Lavoratrici statali in pensione a 65 anni

Lavoratrici statali in pensione a 65 anni a partire dal 2018. Dal 2010 l’età pensionabile delle dipendenti pubbliche verrà innalzata gradualmente fino a raggiungere la parità con i colleghi maschi. Il provvedimento, curato dalla senatrice Bonfrisco (PdL) non è nulla più che un tentativo, pure tardivo, di recepire una direttiva Europea che chiedeva di equiparare l’età pensionabile fra uomini e donne.

Il fatto che la notizia oggi sia sulle prime di tutti i giornali è piuttosto significativo di una certa distorsione. La CGIL si arrabbia e cerca di sostenere una posizione difficile. L’idea espressa dal sindacato è che siccome non c’è vera parità fra lavoratrici e lavoratori in (quasi) nessun settore dell’impiego pubblico, non ha senso parificare l’unico aspetto che non entra nel merito della qualità del lavoro, quale è appunto l’età pensionabile.

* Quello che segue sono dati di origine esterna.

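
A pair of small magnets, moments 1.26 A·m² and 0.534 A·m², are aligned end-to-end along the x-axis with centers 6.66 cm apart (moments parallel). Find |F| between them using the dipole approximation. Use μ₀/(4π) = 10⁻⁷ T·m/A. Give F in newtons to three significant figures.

F ≈ 0.0205 N

On-axis B of dipole 1: B = (μ₀/4π)·2m₁/r³. Force on dipole 2: F = m₂·dB/dr.
dB/dr = −(μ₀/4π)·6m₁/r⁴, so |F| = (μ₀/4π)·6m₁m₂/r⁴.
F = 6(10⁻⁷)(1.26)(0.534)/(0.0666)⁴ = 0.02052 N.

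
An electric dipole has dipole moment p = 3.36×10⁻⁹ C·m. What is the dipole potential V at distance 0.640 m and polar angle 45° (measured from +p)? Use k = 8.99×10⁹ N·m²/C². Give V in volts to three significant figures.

V ≈ 52.1 V

The dipole potential is V = kp cosθ / r².
V = (8.99×10⁹)(3.36×10⁻⁹)·cos45° / (0.640)² = 52.15 V.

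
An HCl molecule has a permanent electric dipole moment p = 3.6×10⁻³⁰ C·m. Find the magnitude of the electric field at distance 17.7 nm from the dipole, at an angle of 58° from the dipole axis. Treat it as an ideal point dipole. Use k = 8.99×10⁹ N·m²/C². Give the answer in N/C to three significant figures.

At angle θ the dipole field magnitude is E = (kp/r³)·√(1 + 3cos²θ).
kp/r³ = (8.99×10⁹)(3.60×10⁻³⁰) / (1.77×10⁻⁸)³ = 5836 N/C.
√(1 + 3cos²58°) = √(1 + 3·0.2808) = √1.8424 ≈ 1.3574.
E ≈ 5836 × 1.357 = 7922 N/C.

E ≈ 7920 N/C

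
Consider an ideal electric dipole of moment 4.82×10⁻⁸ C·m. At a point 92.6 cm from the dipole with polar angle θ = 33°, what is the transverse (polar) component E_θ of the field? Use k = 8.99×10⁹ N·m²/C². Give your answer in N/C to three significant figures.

E_θ ≈ 297 N/C

For a dipole, E_θ = (kp sinθ)/r³.
kp/r³ = (8.99×10⁹)(4.82×10⁻⁸)/(0.926)³ = 545.7 N/C.
E_θ = 545.7·sin33° = 297.2 N/C.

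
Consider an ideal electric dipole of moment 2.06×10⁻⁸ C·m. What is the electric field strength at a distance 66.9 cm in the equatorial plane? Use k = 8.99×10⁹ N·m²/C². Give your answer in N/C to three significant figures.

E ≈ 619 N/C

On the perpendicular bisector E = kp/r³ (half the axial value at the same distance).
E = (8.99×10⁹)(2.06×10⁻⁸) / (0.669)³ = 618.5 N/C.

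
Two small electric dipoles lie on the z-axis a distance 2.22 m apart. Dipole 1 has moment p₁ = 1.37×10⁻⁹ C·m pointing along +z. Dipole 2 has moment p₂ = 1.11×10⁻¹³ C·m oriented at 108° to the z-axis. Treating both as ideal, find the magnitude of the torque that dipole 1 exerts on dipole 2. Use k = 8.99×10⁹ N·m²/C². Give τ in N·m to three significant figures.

τ ≈ 2.38×10⁻¹³ N·m

The second dipole sits on the axis of the first, so the field there is axial: E₁ = 2kp₁/r³ along +z.
E₁ = 2(8.99×10⁹)(1.37×10⁻⁹)/(2.22)³ = 2.251 N/C.
Torque on the second dipole: τ = p₂ E₁ sinθ.
τ = (1.11×10⁻¹³)(2.251)·sin108° = 2.377×10⁻¹³ N·m.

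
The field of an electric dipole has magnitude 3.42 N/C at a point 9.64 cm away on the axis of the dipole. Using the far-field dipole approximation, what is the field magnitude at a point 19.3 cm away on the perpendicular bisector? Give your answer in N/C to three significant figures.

Dipole fields scale as 1/r³ in the far field.
The axial field is twice the equatorial field at the same r, so the geometry factor is 1/2.
E₂ = E₁ · (1/2) · (r₁/r₂)³ = 3.42 · 0.5 · (9.64/19.3)³.
(r₁/r₂)³ = (0.4995)³ = 0.1246.
E₂ ≈ 0.2131 N/C.

E ≈ 0.213 N/C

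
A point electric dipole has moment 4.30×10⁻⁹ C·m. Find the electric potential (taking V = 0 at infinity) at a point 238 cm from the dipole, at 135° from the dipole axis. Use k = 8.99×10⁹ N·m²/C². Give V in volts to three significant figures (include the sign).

V ≈ -4.83 V

The dipole potential is V = kp cosθ / r².
V = (8.99×10⁹)(4.30×10⁻⁹)·cos135° / (2.38)² = -4.826 V.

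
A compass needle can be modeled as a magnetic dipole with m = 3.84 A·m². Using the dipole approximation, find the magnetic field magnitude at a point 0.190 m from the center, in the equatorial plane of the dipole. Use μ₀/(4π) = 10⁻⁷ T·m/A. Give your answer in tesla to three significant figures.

B ≈ 5.60×10⁻⁵ T

In the equatorial plane B = (μ₀/4π)·m/r³ (half the axial value).
B = (10⁻⁷)·(3.84) / (0.190)³ = 5.598×10⁻⁵ T.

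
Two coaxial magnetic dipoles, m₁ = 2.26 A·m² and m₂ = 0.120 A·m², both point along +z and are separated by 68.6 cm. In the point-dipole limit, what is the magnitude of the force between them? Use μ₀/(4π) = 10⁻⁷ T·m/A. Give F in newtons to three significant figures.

On-axis B of dipole 1: B = (μ₀/4π)·2m₁/r³. Force on dipole 2: F = m₂·dB/dr.
dB/dr = −(μ₀/4π)·6m₁/r⁴, so |F| = (μ₀/4π)·6m₁m₂/r⁴.
F = 6(10⁻⁷)(2.26)(0.120)/(0.686)⁴ = 7.348×10⁻⁷ N.

F ≈ 7.35×10⁻⁷ N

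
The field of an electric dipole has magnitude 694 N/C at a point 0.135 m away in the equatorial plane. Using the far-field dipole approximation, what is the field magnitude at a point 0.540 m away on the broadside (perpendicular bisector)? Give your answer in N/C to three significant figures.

Dipole fields scale as 1/r³ in the far field; the geometry is the same at both points.
E₂ = E₁ · (r₁/r₂)³ = 694 · (0.135/0.540)³.
(r₁/r₂)³ = (0.25)³ = 0.01562.
E₂ ≈ 10.84 N/C.

E ≈ 10.8 N/C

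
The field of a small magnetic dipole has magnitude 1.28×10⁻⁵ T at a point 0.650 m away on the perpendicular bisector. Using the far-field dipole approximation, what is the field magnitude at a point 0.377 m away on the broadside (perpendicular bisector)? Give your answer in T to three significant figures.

B ≈ 6.56×10⁻⁵ T

Dipole fields scale as 1/r³ in the far field; the geometry is the same at both points.
B₂ = B₁ · (r₁/r₂)³ = 1.28×10⁻⁵ · (0.650/0.377)³.
(r₁/r₂)³ = (1.724)³ = 5.125.
B₂ ≈ 6.560×10⁻⁵ T.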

Lungi da me difendere l’operato di questo governo in materia di lavoro, ma quanto fa male alla già vituperata credibilità della CGIL schierarsi fermamente contro un provvedimento che ci viene imposto a livello europeo e il cui “non-recepimento” può comportare sanzioni? Dov’è stata la CGIL in tutti questi anni di evoluzione delle disparità sociali fra lavoratrici e lavoratori, di involuzione dei diritti, di continuo peggioramento delle condizioni di lavoro, di aumento del lavoro nero?

Su un altro fronte è necessario invece chiedersi: perché l’unica opposizione (nel merito si può concordare o meno, ma non importa) che ci permettiamo oggi in Italia, la fa un sindacato?